Go-to-market is her obsession. Not as a buzzword - as a discipline with specific mechanics. When to hire the first account executive (too early, and you waste a great rep's time; too late, and you cede territory). How to restructure sales leadership at the $10M, $50M, and $100M revenue inflection points. How pricing and packaging change as the customer base evolves. How compensation structures create or destroy incentive alignment. She has written and spoken extensively on these questions, and her portfolio companies are the test bench.

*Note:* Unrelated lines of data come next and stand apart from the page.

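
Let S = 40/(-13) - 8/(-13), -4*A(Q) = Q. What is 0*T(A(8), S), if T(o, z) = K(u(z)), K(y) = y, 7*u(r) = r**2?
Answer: 0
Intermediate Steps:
A(Q) = -Q/4
u(r) = r**2/7
S = -32/13 (S = 40*(-1/13) - 8*(-1/13) = -40/13 + 8/13 = -32/13 ≈ -2.4615)
T(o, z) = z**2/7
0*T(A(8), S) = 0*((-32/13)**2/7) = 0*((1/7)*(1024/169)) = 0*(1024/1183) = 0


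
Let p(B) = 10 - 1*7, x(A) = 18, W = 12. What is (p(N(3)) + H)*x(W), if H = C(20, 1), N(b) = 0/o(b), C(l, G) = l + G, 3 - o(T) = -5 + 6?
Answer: 432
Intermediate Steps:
o(T) = 2 (o(T) = 3 - (-5 + 6) = 3 - 1*1 = 3 - 1 = 2)
C(l, G) = G + l
N(b) = 0 (N(b) = 0/2 = 0*(1/2) = 0)
p(B) = 3 (p(B) = 10 - 7 = 3)
H = 21 (H = 1 + 20 = 21)
(p(N(3)) + H)*x(W) = (3 + 21)*18 = 24*18 = 432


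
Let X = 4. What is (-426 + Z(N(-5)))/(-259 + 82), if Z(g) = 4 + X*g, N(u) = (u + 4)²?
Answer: 418/177 ≈ 2.3616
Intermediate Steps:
N(u) = (4 + u)²
Z(g) = 4 + 4*g
(-426 + Z(N(-5)))/(-259 + 82) = (-426 + (4 + 4*(4 - 5)²))/(-259 + 82) = (-426 + (4 + 4*(-1)²))/(-177) = (-426 + (4 + 4*1))*(-1/177) = (-426 + (4 + 4))*(-1/177) = (-426 + 8)*(-1/177) = -418*(-1/177) = 418/177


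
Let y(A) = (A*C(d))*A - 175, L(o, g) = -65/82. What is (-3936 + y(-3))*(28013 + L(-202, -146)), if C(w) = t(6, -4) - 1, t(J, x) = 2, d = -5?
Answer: -4711149051/41 ≈ -1.1491e+8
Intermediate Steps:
L(o, g) = -65/82 (L(o, g) = -65*1/82 = -65/82)
C(w) = 1 (C(w) = 2 - 1 = 1)
y(A) = -175 + A**2 (y(A) = (A*1)*A - 175 = A*A - 175 = A**2 - 175 = -175 + A**2)
(-3936 + y(-3))*(28013 + L(-202, -146)) = (-3936 + (-175 + (-3)**2))*(28013 - 65/82) = (-3936 + (-175 + 9))*(2297001/82) = (-3936 - 166)*(2297001/82) = -4102*2297001/82 = -4711149051/41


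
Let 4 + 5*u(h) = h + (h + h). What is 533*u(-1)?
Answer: -3731/5 ≈ -746.20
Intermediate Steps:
u(h) = -4/5 + 3*h/5 (u(h) = -4/5 + (h + (h + h))/5 = -4/5 + (h + 2*h)/5 = -4/5 + (3*h)/5 = -4/5 + 3*h/5)
533*u(-1) = 533*(-4/5 + (3/5)*(-1)) = 533*(-4/5 - 3/5) = 533*(-7/5) = -3731/5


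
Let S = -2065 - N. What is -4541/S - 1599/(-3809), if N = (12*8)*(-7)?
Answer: 1501852/408149 ≈ 3.6797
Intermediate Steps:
N = -672 (N = 96*(-7) = -672)
S = -1393 (S = -2065 - 1*(-672) = -2065 + 672 = -1393)
-4541/S - 1599/(-3809) = -4541/(-1393) - 1599/(-3809) = -4541*(-1/1393) - 1599*(-1/3809) = 4541/1393 + 123/293 = 1501852/408149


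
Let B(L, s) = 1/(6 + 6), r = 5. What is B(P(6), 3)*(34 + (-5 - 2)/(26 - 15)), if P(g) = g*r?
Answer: 367/132 ≈ 2.7803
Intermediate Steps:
P(g) = 5*g (P(g) = g*5 = 5*g)
B(L, s) = 1/12
B(P(6), 3)*(34 + (-5 - 2)/(26 - 15)) = (34 + (-5 - 2)/(26 - 15))/12 = (34 - 7/11)/12 = (1/12)*(367/11) = 367/132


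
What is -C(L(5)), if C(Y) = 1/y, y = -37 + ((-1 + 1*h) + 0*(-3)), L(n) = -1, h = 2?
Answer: 1/36 ≈ 0.027778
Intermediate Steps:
y = -36 (y = -37 + ((-1 + 1*2) + 0*(-3)) = -37 + ((-1 + 2) + 0) = -37 + (1 + 0) = -37 + 1 = -36)
C(Y) = -1/36 (C(Y) = 1/(-36) = -1/36)
-C(L(5)) = -1*(-1/36) = 1/36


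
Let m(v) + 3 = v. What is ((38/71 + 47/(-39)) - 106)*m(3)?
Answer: 0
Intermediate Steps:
m(v) = -3 + v
((38/71 + 47/(-39)) - 106)*m(3) = ((38/71 + 47/(-39)) - 106)*(-3 + 3) = ((38*(1/71) + 47*(-1/39)) - 106)*0 = ((38/71 - 47/39) - 106)*0 = (-1855/2769 - 106)*0 = -295369/2769*0 = 0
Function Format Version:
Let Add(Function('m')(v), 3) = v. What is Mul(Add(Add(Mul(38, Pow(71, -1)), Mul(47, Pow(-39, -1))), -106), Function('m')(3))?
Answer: 0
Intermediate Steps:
Function('m')(v) = Add(-3, v)
Mul(Add(Add(Mul(38, Pow(71, -1)), Mul(47, Pow(-39, -1))), -106), Function('m')(3)) = Mul(Add(Add(Mul(38, Pow(71, -1)), Mul(47, Pow(-39, -1))), -106), Add(-3, 3)) = Mul(Add(Add(Mul(38, Rational(1, 71)), Mul(47, Rational(-1, 39))), -106), 0) = Mul(Add(Add(Rational(38, 71), Rational(-47, 39)), -106), 0) = Mul(Add(Rational(-1855, 2769), -106), 0) = Mul(Rational(-295369, 2769), 0) = 0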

Marqeta, the card-issuing infrastructure company, went public in 2021. Deel became one of the fastest-growing HR and payroll platforms in history, hitting unicorn status on the back of the remote work surge. Capitolis, operating in capital markets optimization. Earnin, the cash advance platform. Plaid. Coinbase. Affirm. Rapyd. The portfolio reads like a syllabus for the next decade of financial infrastructure.

I help the founders I work with out-execute their competitors in their act one, and think through and capitalize on their act two and three.

- Yasmin Razavi, Spark Capital

The Anthropic Bet

In May 2023, Spark Capital led Anthropic's $450 million Series C. Yasmin Razavi joined Anthropic's Board of Directors. This was not a speculative swing into AI hype. By the time Spark moved, Razavi had already built a Kuhnian framework for what was happening in AI - framing it not as incremental progress, but as a paradigm shift following a decade of compounding work in deep learning, scaling laws, and reinforcement learning from human feedback.

What distinguished Anthropic for her was not just the technical pedigree - though the team, including founders from OpenAI, brought genuine research credibility. It was the explicit commitment to safety. "Getting it right is crucial," she wrote in announcing the investment. "Beyond their world-class technical expertise, the Anthropic team stood out to us in their resolute commitment to investing in AI safety and alignment." She described AI development as "more like brewing beer" - experimental, requiring iterative refinement - and positioned Constitutional AI, Anthropic's approach to making models behave according to stated principles, as the kind of alignment work that matters at civilizational scale.

The Qdrant investment, announced in January 2024, was the infrastructure complement. Qdrant builds the vector database technology that makes AI applications actually work at scale - the layer between raw model capability and real-world deployment. A $28M Series A, with Spark leading. Razavi was direct: she and the team were "thrilled to partner with the Qdrant team as they continue to build the most powerful vector search database and infrastructure." Read across Anthropic and Qdrant and the pattern is legible: she is building a position in the full AI stack, from model to memory.

She reads exclusively print fiction. No e-readers. She has a soft spot for London, where she lived during the McKinsey and Index years. The detail that sits most distinctly against the rest of the profile: someone whose professional life is about extracting signal from financial data, spending her personal hours in the un-analytical space of narrative. Perhaps that is not a contradiction. Perhaps understanding how stories work - how they arc, how they create inevitability in retrospect - is exactly the skill that lets a growth investor see where a company is going before the numbers show it.

Fintech, she has argued, is not a winner-take-all market. Regulatory complexity, local payment methods, and cross-border friction create openings for multiple billion-dollar players simultaneously. This is a thesis that runs directly counter to the zero-sum framing that dominates much of technology investing, and it has guided her to build a portfolio that includes companies competing in overlapping spaces without canceling each other out. Marqeta and Deel both touch the movement of money. They are not rivals. They are infrastructure at different layers of the same stack.